Still smiling, Logeff looked at the severed head before bringing his hands together in applause and saying, "Just as I have heard, Professor. A guiding light of this era, uncompromising in the cleansing of heresy—"
"We're leaving," I interrupted Logeff, turning my back on Valhalla. "There is nothing more to be done in this wretched land."
***
By the time we left Vahalla behind, the night had melted into dawn. As the first light touched the horizon, we paused briefly in the grand city of Macan.
"This place remains unchanged, don’t you think? We visited once on an academy excursion years ago, and it looks exactly the same," Ihelm remarked beside me.
I paid no mind to Ihelm’s chatter.
Then, Ihelm clicked his tongue and changed the subject and added, "Tell me, isn’t there something off about him? What kind of priest goes around cutting people down with a dagger?"

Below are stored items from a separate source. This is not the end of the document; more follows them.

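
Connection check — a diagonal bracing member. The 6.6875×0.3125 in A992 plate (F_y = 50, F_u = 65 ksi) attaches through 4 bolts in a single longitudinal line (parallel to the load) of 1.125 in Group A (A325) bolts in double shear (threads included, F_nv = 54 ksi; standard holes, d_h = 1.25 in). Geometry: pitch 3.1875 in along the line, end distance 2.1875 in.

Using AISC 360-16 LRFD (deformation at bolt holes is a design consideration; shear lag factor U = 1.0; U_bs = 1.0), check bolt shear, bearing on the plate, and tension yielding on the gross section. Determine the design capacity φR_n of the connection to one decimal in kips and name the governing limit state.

Bolt shear: A_b = π(1.125)²/4 = 0.99402 in². φR_n = 0.75 × 54 × 0.99402 × 4 × 2 = 322.1 kips.
Bearing (0.3125 in plate, F_u = 65 ksi): end bolts L_c = 2.1875 − 1.25/2 = 1.5625, R_n = min(1.2×1.5625×0.3125×65, 2.4×1.125×0.3125×65) = 38.086 kips/bolt; interior L_c = 3.1875 − 1.25 = 1.9375, R_n = 47.227 kips/bolt. φR_n = 0.75 × (1×38.086 + 3×47.227) = 134.8 kips.
Tension yield (gross): A_g = 6.6875×0.3125 = 2.0898 in². φR_n = 0.90 × 50 × 2.0898 = 94.0 kips.
Governing: min(322.1, 134.8, 94.0) = 94.0 kips → gross-section yield.

94.0 kips (gross-section yield governs)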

Logeff had slipped into our group as if he had been part of it all along and walked behind us, offering warm greetings to every villager he passed.
"We will be seeing much more of him," I replied.
As the main quest progressed and Logeff became further entangled with the Scarletborn and the Altar, our fates were destined to cross again. In some quests, he was the one who slaughtered ten thousand of the Scarletborn.
"Do you think so? Well, he remains Her Majesty’s cousin by blood, after all, even if he has long since severed ties with his house."
As we walked, a rotund man came into view in the distance, waddled toward the front of our group, stopped, and gestured toward me, saying he had something to discuss.
An elite knight stepped forward and reported, "Professor, that man requests to speak with you. Shall I turn him away—"
"No. Send him over. The rest of you, go on ahead," I commanded.
“Yes, Professor.”
The others headed into the hotel first, leaving me alone with the rotund man. Sweat glistened on his brow as he forced a smile, his face brimming with greed. I swept my eyes over him, from head to toe.
"What is it?" I inquired.
"Hahaha, Professor. I happened to come across something you might wish to hear..."
“Something I might wish to hear.”
"Yes, Professor. Please forgive me, but... there is a building here that is sheltering the Scarletborn."
Of course, the man was a snitch; that much was certain.